Any accommodation, even temporary, for these residents must also ensure regular access to clean, safe drinking water and toilet facilities. This area should also be within the ambit of antenatal care and other services provided by the ASHA workers in the locality, as well as have access to cheap and effective healthcare facilities within a close radius. The possible loss of livelihood should be an eventuality that is well-accounted for and minimised to the greatest degree, with respect to both the men and the women in the family. In case it is apparent, a fixed cash transfer should be provided to families for six months up to a year post-eviction, with additional aid to help them connect with alternate work opportunities.

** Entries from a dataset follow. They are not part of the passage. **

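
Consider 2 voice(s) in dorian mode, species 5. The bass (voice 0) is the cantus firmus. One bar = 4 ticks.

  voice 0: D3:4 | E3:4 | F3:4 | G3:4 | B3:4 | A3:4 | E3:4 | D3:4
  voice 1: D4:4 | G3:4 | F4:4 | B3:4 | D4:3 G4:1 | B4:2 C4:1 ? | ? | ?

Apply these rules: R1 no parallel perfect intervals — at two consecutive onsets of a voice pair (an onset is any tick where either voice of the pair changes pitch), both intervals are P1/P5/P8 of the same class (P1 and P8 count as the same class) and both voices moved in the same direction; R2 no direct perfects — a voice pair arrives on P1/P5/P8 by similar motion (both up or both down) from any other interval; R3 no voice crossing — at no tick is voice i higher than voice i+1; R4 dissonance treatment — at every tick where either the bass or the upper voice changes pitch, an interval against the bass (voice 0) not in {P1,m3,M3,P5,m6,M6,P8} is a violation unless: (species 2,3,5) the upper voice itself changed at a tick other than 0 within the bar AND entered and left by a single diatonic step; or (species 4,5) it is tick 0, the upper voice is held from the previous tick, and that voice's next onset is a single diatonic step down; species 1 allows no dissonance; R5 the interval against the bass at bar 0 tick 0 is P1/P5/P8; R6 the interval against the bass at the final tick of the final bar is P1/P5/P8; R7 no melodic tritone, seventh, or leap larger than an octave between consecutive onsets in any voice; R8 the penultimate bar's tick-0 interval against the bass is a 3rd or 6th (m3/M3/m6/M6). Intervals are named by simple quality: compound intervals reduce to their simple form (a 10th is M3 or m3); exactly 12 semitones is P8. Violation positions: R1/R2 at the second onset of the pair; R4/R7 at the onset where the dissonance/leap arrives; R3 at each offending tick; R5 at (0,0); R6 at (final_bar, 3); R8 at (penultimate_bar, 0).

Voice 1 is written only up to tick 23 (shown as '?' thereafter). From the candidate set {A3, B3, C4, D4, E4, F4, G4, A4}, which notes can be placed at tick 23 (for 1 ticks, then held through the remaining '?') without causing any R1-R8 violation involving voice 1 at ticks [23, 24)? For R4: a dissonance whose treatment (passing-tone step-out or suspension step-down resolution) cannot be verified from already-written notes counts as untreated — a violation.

{A3, A4, C4, E4, F4}

A3: legal
B3: violates R4
C4: legal
D4: violates R4
E4: legal
F4: legal
G4: violates R4
A4: legal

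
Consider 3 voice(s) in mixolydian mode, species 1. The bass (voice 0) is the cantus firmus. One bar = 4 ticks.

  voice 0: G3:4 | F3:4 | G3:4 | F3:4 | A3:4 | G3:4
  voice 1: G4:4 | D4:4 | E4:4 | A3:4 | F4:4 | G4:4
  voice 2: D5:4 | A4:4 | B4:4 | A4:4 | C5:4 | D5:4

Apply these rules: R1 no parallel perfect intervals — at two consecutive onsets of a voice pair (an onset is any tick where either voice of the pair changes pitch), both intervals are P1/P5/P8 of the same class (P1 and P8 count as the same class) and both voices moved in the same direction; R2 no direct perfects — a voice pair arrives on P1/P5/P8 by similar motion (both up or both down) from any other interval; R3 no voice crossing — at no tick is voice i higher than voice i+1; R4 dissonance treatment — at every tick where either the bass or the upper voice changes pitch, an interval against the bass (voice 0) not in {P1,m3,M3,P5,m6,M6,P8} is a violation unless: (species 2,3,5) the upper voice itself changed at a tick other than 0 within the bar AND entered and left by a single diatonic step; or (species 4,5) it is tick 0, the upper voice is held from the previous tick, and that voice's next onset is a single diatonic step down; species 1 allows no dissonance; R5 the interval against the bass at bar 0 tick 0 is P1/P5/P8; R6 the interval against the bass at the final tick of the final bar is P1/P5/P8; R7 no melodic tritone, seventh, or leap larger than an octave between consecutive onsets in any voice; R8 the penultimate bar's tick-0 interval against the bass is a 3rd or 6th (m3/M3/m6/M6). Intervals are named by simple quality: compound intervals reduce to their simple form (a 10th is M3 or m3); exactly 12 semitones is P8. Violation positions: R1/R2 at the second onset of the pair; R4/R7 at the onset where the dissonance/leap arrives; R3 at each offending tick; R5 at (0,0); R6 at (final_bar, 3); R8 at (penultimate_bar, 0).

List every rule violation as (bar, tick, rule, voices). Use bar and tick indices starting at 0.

bar 0: v0=G3 v1=G4 v2=D5 downbeat P5
bar 1: v0=F3 v1=D4 v2=A4 downbeat M3
bar 2: v0=G3 v1=E4 v2=B4 downbeat M3
bar 3: v0=F3 v1=A3 v2=A4 downbeat M3
bar 4: v0=A3 v1=F4 v2=C5 downbeat m3
bar 5: v0=G3 v1=G4 v2=D5 downbeat P5
  -> R1 @ bar 1 tick 0 v(1, 2): G4/D5 P5 -> D4/A4 P5 similar
  -> R1 @ bar 2 tick 0 v(1, 2): D4/A4 P5 -> E4/B4 P5 similar
  -> R2 @ bar 3 tick 0 v(1, 2): E4/B4 P5 -> A3/A4 P8 similar
  -> R2 @ bar 4 tick 0 v(1, 2): A3/A4 P8 -> F4/C5 P5 similar
  -> R1 @ bar 5 tick 0 v(1, 2): F4/C5 P5 -> G4/D5 P5 similar

(1, 0, R1, (1, 2))
(2, 0, R1, (1, 2))
(3, 0, R2, (1, 2))
(4, 0, R2, (1, 2))
(5, 0, R1, (1, 2))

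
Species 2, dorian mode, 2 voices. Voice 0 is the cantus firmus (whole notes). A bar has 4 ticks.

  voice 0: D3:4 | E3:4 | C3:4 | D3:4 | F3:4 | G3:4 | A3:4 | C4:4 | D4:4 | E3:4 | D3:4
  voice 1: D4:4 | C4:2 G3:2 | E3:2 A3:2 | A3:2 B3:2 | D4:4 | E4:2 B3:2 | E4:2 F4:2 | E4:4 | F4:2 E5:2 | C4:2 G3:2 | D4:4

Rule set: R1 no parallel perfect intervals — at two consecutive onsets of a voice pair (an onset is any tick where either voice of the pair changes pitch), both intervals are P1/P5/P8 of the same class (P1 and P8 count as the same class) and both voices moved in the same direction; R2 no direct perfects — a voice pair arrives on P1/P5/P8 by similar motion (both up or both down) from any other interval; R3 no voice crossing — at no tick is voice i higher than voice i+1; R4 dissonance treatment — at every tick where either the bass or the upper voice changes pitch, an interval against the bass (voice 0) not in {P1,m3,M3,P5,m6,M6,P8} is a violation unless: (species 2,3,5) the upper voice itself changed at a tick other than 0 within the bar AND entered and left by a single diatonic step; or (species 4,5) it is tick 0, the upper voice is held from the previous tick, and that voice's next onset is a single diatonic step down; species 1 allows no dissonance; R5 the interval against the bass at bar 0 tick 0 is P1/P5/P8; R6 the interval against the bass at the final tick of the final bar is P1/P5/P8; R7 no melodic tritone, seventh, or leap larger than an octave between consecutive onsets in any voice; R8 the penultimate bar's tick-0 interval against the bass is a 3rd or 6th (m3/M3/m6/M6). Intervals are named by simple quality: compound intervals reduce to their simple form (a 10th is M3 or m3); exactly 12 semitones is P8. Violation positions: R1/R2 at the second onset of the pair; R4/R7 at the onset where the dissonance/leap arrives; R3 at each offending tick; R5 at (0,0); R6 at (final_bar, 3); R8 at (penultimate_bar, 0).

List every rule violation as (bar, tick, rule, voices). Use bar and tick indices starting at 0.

bar 0: v0=D3 v1=D4 downbeat P8
bar 1: v0=E3 v1=C4 downbeat m6
bar 2: v0=C3 v1=E3 downbeat M3
bar 3: v0=D3 v1=A3 downbeat P5
bar 4: v0=F3 v1=D4 downbeat M6
bar 5: v0=G3 v1=E4 downbeat M6
bar 6: v0=A3 v1=E4 downbeat P5
bar 7: v0=C4 v1=E4 downbeat M3
bar 8: v0=D4 v1=F4 downbeat m3
bar 9: v0=E3 v1=C4 downbeat m6
bar 10: v0=D3 v1=D4 downbeat P8
  -> R2 @ bar 6 tick 0 v(0, 1): G3/B3 M3 -> A3/E4 P5 similar
  -> R4 @ bar 8 tick 2 v(0, 1): D4/E5 M2 untreated
  -> R7 @ bar 8 tick 2 v(1,): F4->E5 leap 11st
  -> R7 @ bar 9 tick 0 v(0,): D4->E3 leap 10st
  -> R7 @ bar 9 tick 0 v(1,): E5->C4 leap 16st

(6, 0, R2, (0, 1))
(8, 2, R4, (0, 1))
(8, 2, R7, (1,))
(9, 0, R7, (0,))
(9, 0, R7, (1,))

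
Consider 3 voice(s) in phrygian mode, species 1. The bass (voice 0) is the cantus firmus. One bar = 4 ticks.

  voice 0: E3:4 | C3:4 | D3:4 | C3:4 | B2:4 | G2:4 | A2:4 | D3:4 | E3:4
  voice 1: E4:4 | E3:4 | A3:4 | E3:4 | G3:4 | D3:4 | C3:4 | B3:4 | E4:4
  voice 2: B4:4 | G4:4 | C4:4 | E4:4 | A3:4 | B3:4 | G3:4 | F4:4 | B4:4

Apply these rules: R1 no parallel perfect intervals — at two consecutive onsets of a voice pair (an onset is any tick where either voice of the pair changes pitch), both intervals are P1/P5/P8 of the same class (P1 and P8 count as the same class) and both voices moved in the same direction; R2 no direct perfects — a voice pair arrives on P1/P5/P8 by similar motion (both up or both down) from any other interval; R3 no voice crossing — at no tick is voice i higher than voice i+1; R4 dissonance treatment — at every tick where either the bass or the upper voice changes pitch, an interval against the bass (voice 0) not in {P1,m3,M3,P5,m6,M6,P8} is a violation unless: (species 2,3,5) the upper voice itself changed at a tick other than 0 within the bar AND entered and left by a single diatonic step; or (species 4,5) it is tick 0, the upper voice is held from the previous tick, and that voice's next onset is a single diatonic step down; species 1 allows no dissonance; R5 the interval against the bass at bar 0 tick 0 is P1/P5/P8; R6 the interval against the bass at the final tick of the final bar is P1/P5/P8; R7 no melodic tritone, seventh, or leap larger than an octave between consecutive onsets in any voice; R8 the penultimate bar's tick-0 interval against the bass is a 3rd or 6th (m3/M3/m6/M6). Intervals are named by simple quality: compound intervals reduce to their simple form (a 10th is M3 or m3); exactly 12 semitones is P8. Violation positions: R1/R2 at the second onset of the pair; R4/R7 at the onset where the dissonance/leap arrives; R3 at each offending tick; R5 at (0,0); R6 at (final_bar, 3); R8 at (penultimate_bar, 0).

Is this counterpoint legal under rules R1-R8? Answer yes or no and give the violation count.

No (13 violations)

bar 0: v0=E3 v1=E4 v2=B4 (P5)
bar 1: v0=C3 v1=E3 v2=G4 (P5)
bar 2: v0=D3 v1=A3 v2=C4 (m7)
bar 3: v0=C3 v1=E3 v2=E4 (M3)
bar 4: v0=B2 v1=G3 v2=A3 (m7)
bar 5: v0=G2 v1=D3 v2=B3 (M3)
bar 6: v0=A2 v1=C3 v2=G3 (m7)
bar 7: v0=D3 v1=B3 v2=F4 (m3)
bar 8: v0=E3 v1=E4 v2=B4 (P5)
  R1 @ bar1.0: E3/B4 P5 -> C3/G4 P5 similar
  R2 @ bar2.0: C3/E3 M3 -> D3/A3 P5 similar
  R4 @ bar2.0: D3/C4 m7 untreated
  R4 @ bar4.0: B2/A3 m7 untreated
  R2 @ bar5.0: B2/G3 m6 -> G2/D3 P5 similar
  R2 @ bar6.0: D3/B3 M6 -> C3/G3 P5 similar
  R4 @ bar6.0: A2/G3 m7 untreated
  R7 @ bar7.0: C3->B3 leap 11st
  R7 @ bar7.0: G3->F4 leap 10st
  R2 @ bar8.0: D3/B3 M6 -> E3/E4 P8 similar
  R2 @ bar8.0: D3/F4 m3 -> E3/B4 P5 similar
  R2 @ bar8.0: B3/F4 TT -> E4/B4 P5 similar
  R7 @ bar8.0: F4->B4 leap 6st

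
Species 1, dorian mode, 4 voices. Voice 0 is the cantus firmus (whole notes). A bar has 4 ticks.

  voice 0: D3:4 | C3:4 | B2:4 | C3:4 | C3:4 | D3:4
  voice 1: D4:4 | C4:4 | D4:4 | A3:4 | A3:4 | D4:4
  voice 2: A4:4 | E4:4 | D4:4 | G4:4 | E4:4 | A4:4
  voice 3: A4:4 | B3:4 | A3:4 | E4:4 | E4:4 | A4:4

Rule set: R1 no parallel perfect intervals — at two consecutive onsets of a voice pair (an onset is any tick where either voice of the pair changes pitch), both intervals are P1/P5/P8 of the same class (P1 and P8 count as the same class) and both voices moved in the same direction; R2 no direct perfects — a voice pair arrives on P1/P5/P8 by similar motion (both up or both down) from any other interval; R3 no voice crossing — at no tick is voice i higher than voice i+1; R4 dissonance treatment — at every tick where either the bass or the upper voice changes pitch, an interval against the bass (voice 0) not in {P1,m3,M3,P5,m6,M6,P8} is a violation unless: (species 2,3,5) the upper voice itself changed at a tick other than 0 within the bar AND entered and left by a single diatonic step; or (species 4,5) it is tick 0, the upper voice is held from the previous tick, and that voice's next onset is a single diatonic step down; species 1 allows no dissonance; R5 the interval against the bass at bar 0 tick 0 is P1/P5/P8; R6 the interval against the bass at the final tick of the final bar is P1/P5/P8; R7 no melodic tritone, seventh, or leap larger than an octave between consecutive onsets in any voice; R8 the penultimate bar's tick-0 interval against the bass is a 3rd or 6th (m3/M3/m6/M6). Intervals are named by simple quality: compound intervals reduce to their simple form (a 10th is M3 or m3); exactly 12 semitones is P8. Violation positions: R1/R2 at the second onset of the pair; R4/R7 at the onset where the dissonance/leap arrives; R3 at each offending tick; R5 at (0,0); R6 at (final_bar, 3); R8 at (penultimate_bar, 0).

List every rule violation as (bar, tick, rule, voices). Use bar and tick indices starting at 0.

bar 0: v0=D3 v1=D4 v2=A4 v3=A4 downbeat P5
bar 1: v0=C3 v1=C4 v2=E4 v3=B3 downbeat M7
bar 2: v0=B2 v1=D4 v2=D4 v3=A3 downbeat m7
bar 3: v0=C3 v1=A3 v2=G4 v3=E4 downbeat M3
bar 4: v0=C3 v1=A3 v2=E4 v3=E4 downbeat M3
bar 5: v0=D3 v1=D4 v2=A4 v3=A4 downbeat P5
  -> R1 @ bar 1 tick 0 v(0, 1): D3/D4 P8 -> C3/C4 P8 similar
  -> R3 @ bar 1 tick 0 v(2, 3): E4 above B3
  -> R4 @ bar 1 tick 0 v(0, 3): C3/B3 M7 untreated
  -> R7 @ bar 1 tick 0 v(3,): A4->B3 leap 10st
  -> R3 @ bar 1 tick 1 v(2, 3): E4 above B3
  -> R3 @ bar 1 tick 2 v(2, 3): E4 above B3
  -> R3 @ bar 1 tick 3 v(2, 3): E4 above B3
  -> R3 @ bar 2 tick 0 v(2, 3): D4 above A3
  -> R4 @ bar 2 tick 0 v(0, 3): B2/A3 m7 untreated
  -> R3 @ bar 2 tick 1 v(2, 3): D4 above A3
  -> R3 @ bar 2 tick 2 v(2, 3): D4 above A3
  -> R3 @ bar 2 tick 3 v(2, 3): D4 above A3
  -> R2 @ bar 3 tick 0 v(0, 2): B2/D4 m3 -> C3/G4 P5 similar
  -> R3 @ bar 3 tick 0 v(2, 3): G4 above E4
  -> R3 @ bar 3 tick 1 v(2, 3): G4 above E4
  -> R3 @ bar 3 tick 2 v(2, 3): G4 above E4
  -> R3 @ bar 3 tick 3 v(2, 3): G4 above E4
  -> R1 @ bar 5 tick 0 v(1, 2): A3/E4 P5 -> D4/A4 P5 similar
  -> R1 @ bar 5 tick 0 v(1, 3): A3/E4 P5 -> D4/A4 P5 similar
  -> R1 @ bar 5 tick 0 v(2, 3): E4/E4 P1 -> A4/A4 P1 similar
  -> R2 @ bar 5 tick 0 v(0, 1): C3/A3 M6 -> D3/D4 P8 similar
  -> R2 @ bar 5 tick 0 v(0, 2): C3/E4 M3 -> D3/A4 P5 similar
  -> R2 @ bar 5 tick 0 v(0, 3): C3/E4 M3 -> D3/A4 P5 similar

(1, 0, R1, (0, 1))
(1, 0, R3, (2, 3))
(1, 0, R4, (0, 3))
(1, 0, R7, (3,))
(1, 1, R3, (2, 3))
(1, 2, R3, (2, 3))
(1, 3, R3, (2, 3))
(2, 0, R3, (2, 3))
(2, 0, R4, (0, 3))
(2, 1, R3, (2, 3))
(2, 2, R3, (2, 3))
(2, 3, R3, (2, 3))
(3, 0, R2, (0, 2))
(3, 0, R3, (2, 3))
(3, 1, R3, (2, 3))
(3, 2, R3, (2, 3))
(3, 3, R3, (2, 3))
(5, 0, R1, (1, 2))
(5, 0, R1, (1, 3))
(5, 0, R1, (2, 3))
(5, 0, R2, (0, 1))
(5, 0, R2, (0, 2))
(5, 0, R2, (0, 3))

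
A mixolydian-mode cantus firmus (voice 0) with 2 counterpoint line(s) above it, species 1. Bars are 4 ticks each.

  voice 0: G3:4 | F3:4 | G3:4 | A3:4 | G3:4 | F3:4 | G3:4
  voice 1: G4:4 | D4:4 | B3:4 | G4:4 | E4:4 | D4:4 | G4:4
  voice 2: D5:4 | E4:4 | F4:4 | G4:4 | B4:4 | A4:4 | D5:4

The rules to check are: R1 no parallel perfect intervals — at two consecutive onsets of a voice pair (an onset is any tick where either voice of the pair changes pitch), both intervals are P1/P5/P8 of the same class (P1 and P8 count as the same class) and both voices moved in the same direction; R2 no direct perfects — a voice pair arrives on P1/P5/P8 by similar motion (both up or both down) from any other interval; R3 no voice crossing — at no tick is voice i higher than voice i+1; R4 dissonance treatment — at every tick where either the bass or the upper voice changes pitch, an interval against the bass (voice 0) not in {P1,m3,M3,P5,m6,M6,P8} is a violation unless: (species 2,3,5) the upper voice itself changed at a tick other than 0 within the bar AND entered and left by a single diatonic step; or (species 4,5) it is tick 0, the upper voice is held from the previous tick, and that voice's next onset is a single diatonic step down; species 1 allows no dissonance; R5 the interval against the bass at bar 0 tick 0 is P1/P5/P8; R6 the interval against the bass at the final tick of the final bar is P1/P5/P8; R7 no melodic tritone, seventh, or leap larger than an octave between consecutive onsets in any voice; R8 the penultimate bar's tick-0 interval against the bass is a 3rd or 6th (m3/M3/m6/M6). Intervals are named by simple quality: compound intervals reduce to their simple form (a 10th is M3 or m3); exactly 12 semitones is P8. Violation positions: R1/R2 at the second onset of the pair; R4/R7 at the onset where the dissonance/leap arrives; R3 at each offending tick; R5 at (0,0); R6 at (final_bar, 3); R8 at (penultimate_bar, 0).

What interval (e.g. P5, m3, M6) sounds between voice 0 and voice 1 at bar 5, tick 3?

M6

voice 0=F3 voice 1=D4 -> M6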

The Ministry of Housing and Urban Affairs should set up a central monitoring agency that conducts surveys and collects annual household data related to forced evictions. Data from the E-shram portal managed by the Ministry of Labour and Employment should also be utilised to help account for the number of informal workers impacted nationally by this phenomenon, which might also lead to frequent loss of employment among this group. Lastly, grievance cells should also be set up by the ministry at the district level, where evictees can register their complaints regarding inconsistencies in the implementation of rehabilitation measures prior to demolitions. Each grievance cell should be given the administrative authority to temporarily halt evictions in case of regulatory violations, which the complaint redressal mechanism will help identity and track. All of these initiatives would help continuously measure the progress of the displaced communities, better highlight gaps in the process and ensure reform measures are driven by evidence and empathy.